New developments in technology and advances in software were well represented:
Anders Eklund of Airborne Hydrography, Sweden, detailed recent advances in bathymetric lidar.
Lewis Graham of GeoCue delivered an exciting analysis of how and why micro Unmanned Aerial Systems capable of carrying miniature cameras might be the next generation of survey and mapping tools. Mark Rahmes of Harris Corporation explained how the use of 3D fractal algorithms, whilst currently computationally intensive, could be particularly appropriate for void filling in indoorlidar acquisition where obscuration can be encountered.
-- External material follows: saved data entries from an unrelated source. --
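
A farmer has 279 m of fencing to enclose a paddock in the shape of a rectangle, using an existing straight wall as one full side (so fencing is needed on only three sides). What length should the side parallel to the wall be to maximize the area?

279/2

Let the sides perpendicular to the wall have length x and the parallel side y, so 2x + y = 279 and the area is A = xy = x(279 − 2x).
A'(x) = 279 − 4x = 0 gives x = 279/4, and A''(x) = −4 < 0 confirms a maximum.
Then y = 279 − 2·279/4 = 279/2 and A = 77841/8.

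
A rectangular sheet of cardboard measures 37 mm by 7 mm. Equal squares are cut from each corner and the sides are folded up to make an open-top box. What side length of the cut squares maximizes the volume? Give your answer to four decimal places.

With cut size x, the volume is V(x) = x(37 − 2x)(7 − 2x) for 0 < x < 3.5.
V'(x) = 12x^2 − 176x + 259. Setting V'(x) = 0 gives x ≈ 1.6593 (the root in (0, 3.5)).
V''(x) = 24x − 176 is negative there, so this is the maximum; V ≈ 205.7444.

1.6593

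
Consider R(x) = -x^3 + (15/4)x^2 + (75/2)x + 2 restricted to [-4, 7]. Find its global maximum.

Differentiating, R'(x) = -3x^2 + (15/2)x + 75/2; which vanishes at x = -5/2 and x = 5.
Compare values at every candidate in [-4, 7]: R(-4) = -24, R(-5/2) = -843/16, R(5) = 633/4, R(7) = 421/4.
Hence the absolute maximum is 633/4 at x = 5.

633/4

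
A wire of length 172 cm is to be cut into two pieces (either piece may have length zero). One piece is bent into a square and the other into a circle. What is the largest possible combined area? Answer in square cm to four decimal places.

2354.2199

Let x be the length used for the square. Square side x/4; circle radius (172−x)/(2π).
A(x) = (x/4)² + π·((172−x)/(2π))² = x²/16 + (172−x)²/(4π) for 0 ≤ x ≤ 172. A'(x) = x/8 − (172−x)/(2π) = 0 gives x = 4·172/(π+4) ≈ 96.3371.
A'' > 0, so the interior critical point is a minimum; the maximum is at an endpoint. A(0) = 2354.2199 and A(172) = 1849.0000, so the largest area is 2354.2199.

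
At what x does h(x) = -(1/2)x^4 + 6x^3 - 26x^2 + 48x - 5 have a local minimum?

3

h'(x) = -2x^3 + 18x^2 - 52x + 48. Setting h'(x) = 0 gives x ∈ {2, 3, 4}.
Since h''(x) = -6x^2 + 36x - 52, we get h''(2) = -4 < 0 ⇒ local maximum; h''(3) = 2 > 0 ⇒ local minimum; h''(4) = -4 < 0 ⇒ local maximum.
So the local minimum value is h(3) = 53/2.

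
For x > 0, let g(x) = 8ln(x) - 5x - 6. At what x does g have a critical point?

g'(x) = 8/x − 5 = 0 gives x = 8/5.
g''(x) = -8/x², which is negative for x > 0, so this is a local maximum.
g(8/5) = 8·ln(8/5) - 8 - 6 ≈ -10.2400.

8/5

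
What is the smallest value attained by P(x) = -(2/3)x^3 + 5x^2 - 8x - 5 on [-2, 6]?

-17

P'(x) = -2x^2 + 10x - 8, which vanishes at x = 1 and x = 4.
Evaluating at the critical points and endpoints: P(-2) = 109/3,  P(1) = -26/3,  P(4) = 1/3,  P(6) = -17.
So the minimum is P(6) = -17.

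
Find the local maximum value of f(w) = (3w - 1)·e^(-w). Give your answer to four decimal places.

f'(w) = 3·e^(-w) + (3w - 1)·(-1)·e^(-w) = (-3w + 4)·e^(-w). Since e^(-w) > 0, the only critical point is w = 4/3.
f''(4/3) has the same sign as -3 < 0, so this is a local maximum.
f(4/3) = (3)·e^(-4/3) ≈ 0.7908.

0.7908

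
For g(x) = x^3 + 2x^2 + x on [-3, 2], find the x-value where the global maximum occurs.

2

The derivative is 3x^2 + 4x + 1, which vanishes at x = -1 and x = -1/3.
Candidates: g(-3) = -12; g(-1) = 0; g(-1/3) = -4/27; g(2) = 18.
The maximum over the interval is 18, attained at x = 2.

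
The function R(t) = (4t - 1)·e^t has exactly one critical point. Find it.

-3/4

R'(t) = 4·e^t + (4t - 1)·1·e^t = (4t + 3)·e^t. Since e^t > 0, the only critical point is t = -3/4.
R''(-3/4) has the same sign as 4 > 0, so this is a local minimum.
R(-3/4) = (-4)·e^(-3/4) ≈ -1.8895.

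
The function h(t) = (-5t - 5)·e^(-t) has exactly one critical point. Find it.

0

h'(t) = (-5)·e^(-t) + (-5t - 5)·(-1)·e^(-t) = (5t)·e^(-t). Since e^(-t) > 0, the only critical point is t = 0.
h''(0) has the same sign as 5 > 0, so this is a local minimum.
h(0) = (-5)·e^(0) ≈ -5.0000.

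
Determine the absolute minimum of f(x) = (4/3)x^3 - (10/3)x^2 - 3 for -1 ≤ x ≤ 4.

-23/3

f'(x) = 4x^2 - (20/3)x, which vanishes at x = 0 and x = 5/3.
Evaluating at the critical points and endpoints: f(-1) = -23/3,  f(0) = -3,  f(5/3) = -493/81,  f(4) = 29.
The minimum over the interval is -23/3, attained at x = -1.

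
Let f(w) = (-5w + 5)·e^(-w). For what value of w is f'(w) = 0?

2

f'(w) = (-5)·e^(-w) + (-5w + 5)·(-1)·e^(-w) = (5w - 10)·e^(-w). Since e^(-w) > 0, the only critical point is w = 2.
f''(2) has the same sign as 5 > 0, so this is a local minimum.
f(2) = (-5)·e^(-2) ≈ -0.6767.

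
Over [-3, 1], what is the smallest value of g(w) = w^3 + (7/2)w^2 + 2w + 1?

The derivative is 3w^2 + 7w + 2, which vanishes at w = -2 and w = -1/3.
Candidates: g(-3) = -1/2; g(-2) = 3; g(-1/3) = 37/54; g(1) = 15/2.
Hence the absolute minimum is -1/2 at w = -3.

-1/2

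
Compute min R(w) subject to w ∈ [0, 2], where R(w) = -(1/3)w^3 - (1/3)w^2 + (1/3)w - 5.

The derivative is -w^2 - (2/3)w + 1/3, whose only zero in [0, 2] is w = 1/3.
Evaluating at the critical points and endpoints: R(0) = -5, R(1/3) = -400/81, R(2) = -25/3.
The minimum over the interval is -25/3, attained at w = 2.

-25/3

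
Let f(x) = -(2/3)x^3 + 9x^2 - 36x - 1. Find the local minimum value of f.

f'(x) = -2x^2 + 18x - 36 = 0 at x = 3, 6.
Since f''(x) = -4x + 18, we get f''(3) = 6 > 0 ⇒ local minimum; f''(6) = -6 < 0 ⇒ local maximum.
The local minimum is f(3) = -46.

-46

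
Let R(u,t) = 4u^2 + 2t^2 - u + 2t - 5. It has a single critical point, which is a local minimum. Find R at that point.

∂R/∂u = 8u - 1 = 0 and ∂R/∂t = 4t + 2 = 0, so (u, t) = (1/8, -1/2).
The Hessian has R_{uu} = 8, R_{tt} = 4, R_{ut} = 0, giving D = 32 > 0 with R_{uu} > 0, so the point is a local minimum.
R(1/8, -1/2) = -89/16.

-89/16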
Keith Raymond of Bentley, France examined the opportunities to use point cloud data to reduce the need for geometric based models and also site visits by streaming data direct to PCs on desks. It appears that geo-processing techniques are now merging with computer vision techniques. Examining multi-sensor fusion, Mike Twohig of Surface Search International detailed how ground penetrating radar can be allied to Lidar and other sensors in order to identify, locate and map underground utilities as a major means of improving urban safety.
Director of ILMF, Versha Carter commented, “We are delighted with the success of our 13th ILMF, the 3rd in Denver. Delegate figures continue to rise year on year and this year has been no exception. The industry is developing and evolving at a rapid rate and the conference programme represented the advances in the industry. The feedback from both delegates and exhibitors has been fantastic and the atmosphere during the conference and on the exhibit floor was buzzing. I would like to thank our speakers and exhibitors for another fantastic event.”